I have two groups of positive real numbers.
> dput(group1)
c(2.10753, 2.57251, 2.61687, 4.62551, 7.13166, 6347.63, 4.22139,
10.7373, 2.11568, 2.71866, 4.09376, 10.9046, 109807, 5.87156,
3.17082, 3.4703, 2.47262, 9.24319, 34.6945, 5.72567, 12.0134,
108.33, 6.60707, 6.24304, 3.59048, 10.3174, 48.0265, 5.32097,
3.77157, 6.67401, 22.633, 34.8186, 21.5315, 9.42882, 7.10627, ...)
> dput(group2)
c(4.88474, 65.4318, 128.101, 24.1271, 5.44262, 54.8987, 2.85175,
14.1089, 172.23, 66.8563, 6.74067, 2.19603, 2.12985, 4.12735,
16.401, 3.22688, 15.6943, 4.32861, 36.4752, 7.33769, 75.855,
62.7653, 35.1786, 3.71099, 29.0186, 34.4472, 19.1061, 2.75174, ...)
Group1 consists of ~1000 values, group 2 of ~30,000. I was interested in the ratio of medians between the two groups and used the following R-function to calculate this ratio for each of 2000 bootstrap samples (for the boot() command see function output below):
medianRatio <- function(x, i, noGroup1, noGroup2) {
all <- x[i]
currGroup1 <- all[1:noGroup1]
currGroup2 <- all[c(noGroup1 + 1):length(all)]
ratio <- median(currGroup1) / median(currGroup2)
return(ratio)
}
The call from the boot() function looks like this
ORDINARY NONPARAMETRIC BOOTSTRAP
Call:
boot(data = c(group1, group2), statistic = medianRatio, R = noBs,
noGroup1 = length(group1), noGroup2 = length(group2))
Bootstrap Statistics :
original bias std. error
t1* 1.08847 -0.08597889 0.05451763`
The mean of the resulting distribution of bootstrap samples is 1.002, the sd is 0.054 (visual inspection of the histogram confirms a normal distribution around 1).

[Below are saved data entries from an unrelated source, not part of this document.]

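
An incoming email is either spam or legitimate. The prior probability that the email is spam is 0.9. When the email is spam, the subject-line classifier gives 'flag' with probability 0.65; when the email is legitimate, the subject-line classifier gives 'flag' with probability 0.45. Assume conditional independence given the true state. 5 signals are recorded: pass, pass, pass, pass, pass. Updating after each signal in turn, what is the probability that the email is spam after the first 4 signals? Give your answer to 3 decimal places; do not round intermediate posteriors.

0.596

Apply Bayes' rule sequentially, carrying P(spam) forward.
After 'pass': P(spam) = 0.35·0.9000 / (0.35·0.9000 + 0.55·0.1000) ≈ 0.8514
After 'pass': P(spam) = 0.35·0.8514 / (0.35·0.8514 + 0.55·0.1486) ≈ 0.7847
After 'pass': P(spam) = 0.35·0.7847 / (0.35·0.7847 + 0.55·0.2153) ≈ 0.6987
After 'pass': P(spam) = 0.35·0.6987 / (0.35·0.6987 + 0.55·0.3013) ≈ 0.5961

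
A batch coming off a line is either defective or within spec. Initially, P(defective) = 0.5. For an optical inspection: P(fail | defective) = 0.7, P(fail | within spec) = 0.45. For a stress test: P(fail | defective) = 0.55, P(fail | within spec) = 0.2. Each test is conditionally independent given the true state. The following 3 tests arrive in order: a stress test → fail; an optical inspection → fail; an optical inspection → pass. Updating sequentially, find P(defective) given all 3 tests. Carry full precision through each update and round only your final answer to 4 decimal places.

After a stress test='fail': P(defective) = 0.55·0.5000 / (0.55·0.5000 + 0.2·0.5000) ≈ 0.7333
After an optical inspection='fail': P(defective) = 0.7·0.7333 / (0.7·0.7333 + 0.45·0.2667) ≈ 0.8105
After an optical inspection='pass': P(defective) = 0.3·0.8105 / (0.3·0.8105 + 0.55·0.1895) ≈ 0.7000

0.7000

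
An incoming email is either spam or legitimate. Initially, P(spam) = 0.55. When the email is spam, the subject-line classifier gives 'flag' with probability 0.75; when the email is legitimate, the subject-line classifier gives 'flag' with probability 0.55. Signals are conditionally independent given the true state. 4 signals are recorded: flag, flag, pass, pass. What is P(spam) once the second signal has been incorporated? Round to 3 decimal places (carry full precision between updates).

0.694

After 'flag': P(spam) = 0.75·0.5500 / (0.75·0.5500 + 0.55·0.4500) ≈ 0.6250
After 'flag': P(spam) = 0.75·0.6250 / (0.75·0.6250 + 0.55·0.3750) ≈ 0.6944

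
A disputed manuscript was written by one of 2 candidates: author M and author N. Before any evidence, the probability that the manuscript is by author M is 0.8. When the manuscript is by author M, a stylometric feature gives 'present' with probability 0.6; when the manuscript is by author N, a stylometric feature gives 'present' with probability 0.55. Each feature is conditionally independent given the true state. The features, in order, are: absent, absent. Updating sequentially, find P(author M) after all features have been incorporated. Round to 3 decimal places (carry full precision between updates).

After 'absent': P(author M) = 0.4·0.8000 / (0.4·0.8000 + 0.45·0.2000) ≈ 0.7805
After 'absent': P(author M) = 0.4·0.7805 / (0.4·0.7805 + 0.45·0.2195) ≈ 0.7596

0.760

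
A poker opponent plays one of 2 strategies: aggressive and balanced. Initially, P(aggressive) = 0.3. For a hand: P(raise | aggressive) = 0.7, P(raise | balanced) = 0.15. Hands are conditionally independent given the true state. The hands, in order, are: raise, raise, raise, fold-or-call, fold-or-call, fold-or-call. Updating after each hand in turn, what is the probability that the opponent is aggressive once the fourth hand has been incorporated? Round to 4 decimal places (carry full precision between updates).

0.9389

Each posterior becomes the prior for the next update.
After 'raise': P(aggressive) = 0.7·0.3000 / (0.7·0.3000 + 0.15·0.7000) ≈ 0.6667
After 'raise': P(aggressive) = 0.7·0.6667 / (0.7·0.6667 + 0.15·0.3333) ≈ 0.9032
After 'raise': P(aggressive) = 0.7·0.9032 / (0.7·0.9032 + 0.15·0.0968) ≈ 0.9776
After 'fold-or-call': P(aggressive) = 0.3·0.9776 / (0.3·0.9776 + 0.85·0.0224) ≈ 0.9389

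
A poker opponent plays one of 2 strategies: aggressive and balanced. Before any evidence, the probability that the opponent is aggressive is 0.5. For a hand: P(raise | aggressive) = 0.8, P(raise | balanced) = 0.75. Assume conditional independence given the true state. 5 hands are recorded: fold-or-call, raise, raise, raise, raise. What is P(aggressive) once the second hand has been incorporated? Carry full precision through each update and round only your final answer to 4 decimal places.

After 'fold-or-call': P(aggressive) = 0.2·0.5000 / (0.2·0.5000 + 0.25·0.5000) ≈ 0.4444
After 'raise': P(aggressive) = 0.8·0.4444 / (0.8·0.4444 + 0.75·0.5556) ≈ 0.4604

0.4604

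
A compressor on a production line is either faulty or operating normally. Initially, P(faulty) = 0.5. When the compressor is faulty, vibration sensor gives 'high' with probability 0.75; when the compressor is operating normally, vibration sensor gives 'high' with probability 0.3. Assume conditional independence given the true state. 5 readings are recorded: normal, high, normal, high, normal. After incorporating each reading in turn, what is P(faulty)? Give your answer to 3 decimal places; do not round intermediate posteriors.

After 'normal': P(faulty) = 0.25·0.5000 / (0.25·0.5000 + 0.7·0.5000) ≈ 0.2632
After 'high': P(faulty) = 0.75·0.2632 / (0.75·0.2632 + 0.3·0.7368) ≈ 0.4717
After 'normal': P(faulty) = 0.25·0.4717 / (0.25·0.4717 + 0.7·0.5283) ≈ 0.2418
After 'high': P(faulty) = 0.75·0.2418 / (0.75·0.2418 + 0.3·0.7582) ≈ 0.4436
After 'normal': P(faulty) = 0.25·0.4436 / (0.25·0.4436 + 0.7·0.5564) ≈ 0.2216

0.222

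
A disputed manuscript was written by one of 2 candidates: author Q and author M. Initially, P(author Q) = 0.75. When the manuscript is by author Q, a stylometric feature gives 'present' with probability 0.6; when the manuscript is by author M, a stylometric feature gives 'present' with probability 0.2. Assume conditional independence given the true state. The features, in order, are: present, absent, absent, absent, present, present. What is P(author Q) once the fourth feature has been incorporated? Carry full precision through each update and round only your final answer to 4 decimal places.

0.5294

After 'present': P(author Q) = 0.6·0.7500 / (0.6·0.7500 + 0.2·0.2500) ≈ 0.9000
After 'absent': P(author Q) = 0.4·0.9000 / (0.4·0.9000 + 0.8·0.1000) ≈ 0.8182
After 'absent': P(author Q) = 0.4·0.8182 / (0.4·0.8182 + 0.8·0.1818) ≈ 0.6923
After 'absent': P(author Q) = 0.4·0.6923 / (0.4·0.6923 + 0.8·0.3077) ≈ 0.5294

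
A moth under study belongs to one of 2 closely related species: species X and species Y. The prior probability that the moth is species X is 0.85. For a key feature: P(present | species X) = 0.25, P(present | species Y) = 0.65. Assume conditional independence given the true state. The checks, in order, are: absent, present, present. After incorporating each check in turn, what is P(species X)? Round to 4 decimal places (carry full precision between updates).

0.6424

Each posterior becomes the prior for the next update.
After 'absent': P(species X) = 0.75·0.8500 / (0.75·0.8500 + 0.35·0.1500) ≈ 0.9239
After 'present': P(species X) = 0.25·0.9239 / (0.25·0.9239 + 0.65·0.0761) ≈ 0.8236
After 'present': P(species X) = 0.25·0.8236 / (0.25·0.8236 + 0.65·0.1764) ≈ 0.6424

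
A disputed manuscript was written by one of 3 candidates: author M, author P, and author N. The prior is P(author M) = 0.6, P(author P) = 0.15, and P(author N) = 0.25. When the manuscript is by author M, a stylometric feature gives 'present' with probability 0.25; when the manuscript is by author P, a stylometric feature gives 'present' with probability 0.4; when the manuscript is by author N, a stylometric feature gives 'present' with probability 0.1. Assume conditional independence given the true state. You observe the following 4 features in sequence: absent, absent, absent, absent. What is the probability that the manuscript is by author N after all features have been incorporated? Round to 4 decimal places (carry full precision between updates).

After 'absent': normaliser = 0.75·0.6000 + 0.6·0.1500 + 0.9·0.2500; P(author M) ≈ 0.5882, P(author P) ≈ 0.1176, P(author N) ≈ 0.2941
After 'absent': normaliser = 0.75·0.5882 + 0.6·0.1176 + 0.9·0.2941; P(author M) ≈ 0.5682, P(author P) ≈ 0.0909, P(author N) ≈ 0.3409
After 'absent': normaliser = 0.75·0.5682 + 0.6·0.0909 + 0.9·0.3409; P(author M) ≈ 0.5411, P(author P) ≈ 0.0693, P(author N) ≈ 0.3896
After 'absent': normaliser = 0.75·0.5411 + 0.6·0.0693 + 0.9·0.3896; P(author M) ≈ 0.5085, P(author P) ≈ 0.0521, P(author N) ≈ 0.4394

0.4394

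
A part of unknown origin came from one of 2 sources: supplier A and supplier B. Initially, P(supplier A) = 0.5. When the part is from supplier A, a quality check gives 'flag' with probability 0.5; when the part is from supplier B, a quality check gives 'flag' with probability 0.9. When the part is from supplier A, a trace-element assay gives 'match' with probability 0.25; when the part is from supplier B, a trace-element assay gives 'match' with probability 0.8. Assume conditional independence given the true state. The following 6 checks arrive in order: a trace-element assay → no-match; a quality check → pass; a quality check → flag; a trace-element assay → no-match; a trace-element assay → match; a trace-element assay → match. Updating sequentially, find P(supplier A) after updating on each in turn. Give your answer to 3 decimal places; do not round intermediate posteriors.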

Also:
range(Group1_Group2.BS$t) [1] 0.823311 1.198469
Yet when I run boot.ci() on the boot-object the reported confidence interval is
BOOTSTRAP CONFIDENCE INTERVAL CALCULATIONS
Based on 2000 bootstrap replicates
CALL :
boot.ci(boot.out = Group1_Group2.BS, type = "norm")
Intervals :
Level Normal
95% ( 1.068, 1.281 )
Calculations and Intervals on Original Scale
I do not understand what is going on here as the reported confidence interval does not even cover the mean of the (symmetric) distribution of the bootstrap samples. What am I missing?
Understanding how the normal confidence intervals are calculated might help clear things up. I found a very nice explanation in the answer to this question.
The bootstrap normal confidence intervals are built around the observed value of the statistic with a bias correction to address the difference between the middle of the bootstrap statistic and the observed value. The CI are calculated by using the estimate of the statistic of interest from the original sample, subtracting the bias, and adding 1.96 times the bootstrap standard error. If you do that "by-hand" with the values from the boot object, you'll see you get the same values as from boot.ci.
1.08847 - -0.08597889 - 1.96*0.05451763
[1] 1.067594
1.08847 - -0.08597889 + 1.96*0.05451763
[1] 1.281303
Your bias is big enough to make the difference between, say, percentile CI and normal CI noticeable. When I think about bootstrap confidence intervals, I would have expected to use the mean of the bootstrap distribution minus the bias not the observed statistic minus the bias. I haven't spent enough time thinking about this, nor do I have my bootstrapping notes with me, but you might check this problem a little more closely.